Implementation of Queues with Linked Lists

The second approach for implementing queues resolves some of these queue size problems by using the dynamic storage allocation that is available through the use of pointers. As with the discussion of stacks, we want to retain the same operations and calling formats defined earlier when queues were implemented by arrays. In particular, the queue operations should include the following functions:

   void initializeQueue (stringQueue * queue)
   int empty (stringQueue queue)
   int full (stringQueue queue)
   int enqueue (stringQueue * queue, char* item)
      (returns length of string added or -1 if queue is full)
   char * dequeue (stringQueue * queue)
      (returns string removed from queue)

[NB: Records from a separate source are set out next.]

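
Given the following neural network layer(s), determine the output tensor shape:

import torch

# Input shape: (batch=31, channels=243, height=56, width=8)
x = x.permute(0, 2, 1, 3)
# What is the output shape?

Input shape: (31, 243, 56, 8)
Output shape: (31, 56, 243, 8)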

In this structure, we must work with both ends of the queue, inserting items at the tail and deleting them from the head. Here, we view the queue as ordering items from the head to the tail; the head is the first item we will remove, and the tail is the last item. The following figure shows how this might work.

A List/Pointer Implementation of a Queue

In this picture, the queue consists of a list of records, where each record contains an item of data and each record points to the record that comes after it. In addition, for the overall queue, the items at the front and back of the queue must be specified. The appropriate declarations are

   /* Maximum length of names */
   #define strMax 20

   typedef struct node
   { char data [strMax];
     struct node * next;
   } queueNode;

   typedef struct {
      queueNode * head;
      queueNode * tail;
   } stringQueue;
   
   stringQueue queue;

With these declarations, initialization sets head and tail to Null at the start of the program, and the Boolean expression

   queue.head == NULL;

tests whether the queue is empty. The enqueue operation then proceeds by adding an element at the tail end of the list. Also, the dequeue operation proceeds by returning the data at the head of the list, moving the head pointer to the next element, and disposing of the old record. Each of these operations also requires some care for processing the special cases when the queue is empty and when it contains only one item.